A group of like-minded individuals some curious, some creatively inclined and some very talented assembled at PageTurners Bookstore, MG Road on Saturday, September 3, for a popular event called the Open Show.
I probably belong to the category of the curious and creatively inclined and couldn’t wait to check it out.
Open Show organises events around the world where the public can see compelling work and interact directly with photographers, filmmakers and multimedia producers.
Free monthly social screenings give five curated presenters (from students to professionals) 10 minutes to project a 20 image project or 3‐7 min. multimedia work with audience feedback. They showcase diverse projects including reportage, fine art, commercial, historical and more.
I was pleasantly surprised and creatively satiated with the show as the evening progressed. An informal, friendly crowd put the presenters at ease. The venue almost resembled a camp-fire with people sitting around sharing stories and exchanging ideas. In the process nudging the talented presenters to perform, picking their brains and inspiring others too.
Madhu Reddy and Team Bangalore
The credit for starting this venture here goes to Madhu Reddy who was influenced by Tim Wagner and Andre Herman, photographers and multi-media producers who started the Open Show in San Francisco in 2008.
Madhu, currently a freelance photographer and Director of the Open Show had presented her work at the San Francisco show. After talking to Wagner, she carried the concept to India.
Madhu along with the Bangalore co-producers Roy Sinai, Poonam Parihar and Kshitiz Anand have successfully done about 11 Open Shows in Hyderabad, Delhi, Mumbai and Bangalore. Of which 5 were held in Bangalore. Chennai is another venue that is being considered.
Roy Sinai is a Bangalore based full-time photographer. Poonam Parihar is an independent social and travel photographer and travel writer. Kshitiz Anand is a documentary maker and wedding photographer who also runs workshops for the same in the city.
The selection process is tightly curated before the invitation is sent out to the presenters. "In general we all felt that we need a platform where one can present their project works, showcase stories and also connect with the photography community and the community at large." explained Madhu. This kind of platform along with traditional avenues like galleries to show print work, can help photographers to show their work, get feedback and assistance, she adds.
"My wife gave me a camera and it changed my life since. Now I publish for Tehelka, Mint and Time Out Bombay," said Gopal whose photography theme was ‘Workspace Mumbai‘
Siddharth Jain presented a slideshow of ‘Tales from Rajasthan‘ in which he captures the uniqueness of Rajasthan, avoiding the clichéd camel and fort pictures. He has also initiated the ‘Happy Camera Club’ a workshop for imparting the joys of photography to the underprivileged.
Christina Daniels photos evoked nostalgic memories with her theme ‘Cantonment Tales‘ capturing the old Bangalore of yester-years and their interesting history. She plans to put it all together in a book format eventually.

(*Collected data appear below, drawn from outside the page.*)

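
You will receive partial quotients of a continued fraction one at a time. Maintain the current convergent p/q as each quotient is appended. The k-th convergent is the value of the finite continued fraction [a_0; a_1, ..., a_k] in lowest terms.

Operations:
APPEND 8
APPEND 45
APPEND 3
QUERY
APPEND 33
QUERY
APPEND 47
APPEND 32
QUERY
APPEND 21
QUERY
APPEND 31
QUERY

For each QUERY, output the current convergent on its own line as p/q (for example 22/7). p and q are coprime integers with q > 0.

1091/136
36364/4533
54762732/6826517
1151727571/143570044
35758317433/4457497881

APPEND 8: p_0 = 8·1 + 0 = 8, q_0 = 8·0 + 1 = 1 → 8/1
APPEND 45: p_1 = 45·8 + 1 = 361, q_1 = 45·1 + 0 = 45 → 361/45
APPEND 3: p_2 = 3·361 + 8 = 1091, q_2 = 3·45 + 1 = 136 → 1091/136
APPEND 33: p_3 = 33·1091 + 361 = 36364, q_3 = 33·136 + 45 = 4533 → 36364/4533
APPEND 47: p_4 = 47·36364 + 1091 = 1710199, q_4 = 47·4533 + 136 = 213187 → 1710199/213187
APPEND 32: p_5 = 32·1710199 + 36364 = 54762732, q_5 = 32·213187 + 4533 = 6826517 → 54762732/6826517
APPEND 21: p_6 = 21·54762732 + 1710199 = 1151727571, q_6 = 21·6826517 + 213187 = 143570044 → 1151727571/143570044
APPEND 31: p_7 = 31·1151727571 + 54762732 = 35758317433, q_7 = 31·143570044 + 6826517 = 4457497881 → 35758317433/4457497881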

Pavithra Chalam kept the audience glued to the screen with her sensitive portrayal of social issues through her documentaries titled ‘Creating Hope. Celebrating Life’ with 3 short films Story of Devdasis, My friend addict and Khushboo.

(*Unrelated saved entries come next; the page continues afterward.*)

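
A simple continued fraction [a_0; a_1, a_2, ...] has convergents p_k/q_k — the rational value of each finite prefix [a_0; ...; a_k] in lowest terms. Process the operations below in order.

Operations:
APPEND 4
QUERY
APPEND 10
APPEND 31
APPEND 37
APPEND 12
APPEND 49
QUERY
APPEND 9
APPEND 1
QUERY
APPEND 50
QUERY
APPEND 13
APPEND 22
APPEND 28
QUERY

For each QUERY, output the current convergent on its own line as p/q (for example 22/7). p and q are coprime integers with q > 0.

APPEND 4: p_0 = 4·1 + 0 = 4, q_0 = 4·0 + 1 = 1 → 4/1
APPEND 10: p_1 = 10·4 + 1 = 41, q_1 = 10·1 + 0 = 10 → 41/10
APPEND 31: p_2 = 31·41 + 4 = 1275, q_2 = 31·10 + 1 = 311 → 1275/311
APPEND 37: p_3 = 37·1275 + 41 = 47216, q_3 = 37·311 + 10 = 11517 → 47216/11517
APPEND 12: p_4 = 12·47216 + 1275 = 567867, q_4 = 12·11517 + 311 = 138515 → 567867/138515
APPEND 49: p_5 = 49·567867 + 47216 = 27872699, q_5 = 49·138515 + 11517 = 6798752 → 27872699/6798752
APPEND 9: p_6 = 9·27872699 + 567867 = 251422158, q_6 = 9·6798752 + 138515 = 61327283 → 251422158/61327283
APPEND 1: p_7 = 1·251422158 + 27872699 = 279294857, q_7 = 1·61327283 + 6798752 = 68126035 → 279294857/68126035
APPEND 50: p_8 = 50·279294857 + 251422158 = 14216165008, q_8 = 50·68126035 + 61327283 = 3467629033 → 14216165008/3467629033
APPEND 13: p_9 = 13·14216165008 + 279294857 = 185089439961, q_9 = 13·3467629033 + 68126035 = 45147303464 → 185089439961/45147303464
APPEND 22: p_10 = 22·185089439961 + 14216165008 = 4086183844150, q_10 = 22·45147303464 + 3467629033 = 996708305241 → 4086183844150/996708305241
APPEND 28: p_11 = 28·4086183844150 + 185089439961 = 114598237076161, q_11 = 28·996708305241 + 45147303464 = 27952979850212 → 114598237076161/27952979850212

4/1
27872699/6798752
279294857/68126035
14216165008/3467629033
114598237076161/27952979850212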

Pavitra was among the 15 Indians selected as peace ambassador in 2002. She found her calling and enrolled for a one year course at the New York Film Academy. "Anything relating to the fabric of social life would be my theme of interest," she said regarding the selection of topics for her documentaries. Her documentaries have found worthy mentions at the AMC award in UK and at the NY film festival.
Since the Open Show is run by volunteers, they do need help in finding venues, provide the infrastructure to present the show and to spread the word. The idea is to keep getting submissions from photographers, multimedia and filmmakers.

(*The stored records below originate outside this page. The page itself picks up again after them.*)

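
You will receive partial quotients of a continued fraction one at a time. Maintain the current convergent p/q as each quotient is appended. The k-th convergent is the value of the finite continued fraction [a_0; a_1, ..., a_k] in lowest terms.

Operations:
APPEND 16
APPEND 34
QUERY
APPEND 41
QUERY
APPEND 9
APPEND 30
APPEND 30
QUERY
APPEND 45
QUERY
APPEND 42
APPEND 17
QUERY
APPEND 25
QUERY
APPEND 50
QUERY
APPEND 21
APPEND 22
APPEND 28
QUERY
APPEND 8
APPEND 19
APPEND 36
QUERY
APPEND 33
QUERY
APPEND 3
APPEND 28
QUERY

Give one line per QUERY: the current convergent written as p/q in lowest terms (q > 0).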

"We would love to invite photographers from other parts of India to come to Bangalore but today we cannot assist them in their travel and hopefully we will be able to do so in the future with support and assistance from the community at large," said Madhu.
Impressive statistics for the Open Show include: More than 300 presentations in 2 years, 12 active cities in six countries, over six thousand members, more than 20 new cities being added as venues in 2011.